Breakout

Time to Sift Through ‘Left For Dead’ Sectors: Stovall

Breakout

There's a funny scene in the movie Monty Python and the Holy Grail, where the the medieval-era trash collectors are calling on citizens to "bring out your dead." There's one small problem though; people who are still alive typically don't want to be declared dead.

And so it is with stocks right now, with the month of May hammering 90% of the S&P 500 and extracting near double-digit revenge on 4 of the 10 sectors. In the past three weeks alone, 15 stocks have slipped into "insta-bear" mode by shedding 20% or more.

But as the lobby of the morgue fills up, so to speak, investors like Sam Stovall, Chief Equity Strategist at S&P Capital IQ, are beginning to search for old loved ones whose time may not be up yet.

"If you believe a counter-trend rally is around the corner, then you may want to be looking at some of the most beaten up sectors," Stovall says in the attached video, pointing to Financials (XLF), Energy (XLE), Tech (XLK) and Materials (XLB).

But this is not for the feint of heart, he says, or the place to park your rent money. It is, however, a proven way to find the leaders of the next rebound.

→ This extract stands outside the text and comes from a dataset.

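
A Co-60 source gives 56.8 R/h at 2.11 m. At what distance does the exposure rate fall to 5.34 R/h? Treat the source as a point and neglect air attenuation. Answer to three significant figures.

Since intensity falls as 1/r², d₂ = d₁·√(I₁/I₂).
I₁/I₂ = 56.8/5.34 = 10.64, so d₂ = 2.11 × √10.64 = 6.883 m.

6.88 m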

And Stovall says this applies not only to sectors, but to individual stocks, industry groups and sub-industries too, many of which have been tagged with a short-term 20% setbacks.

"Investors always gravitate towards the defensive sectors," he says, "until the panic has subsided, then they come back to the more cyclical sectors."

Among the hardest hit sub-industries that Stovall cites, include Life Insurers, Investment Banking, Household Appliances, Steel, and Trucking.

Of course, there are names that found their way to death row on their own terms, such as Fossil (FOSL) and JC Penney (JCP), but there are also names like Hartford Financial (HIG), Cisco (CSCO) and E*Trade (ETFC) whose only crime is having been leaders on the last leg up or linked to a lagging sector.

Again, bottom fishing is not the place to base a love story, but investors like Stovall know it is the kind of place to find ideas that still have some life in them and aren't ready to be left for dead just yet.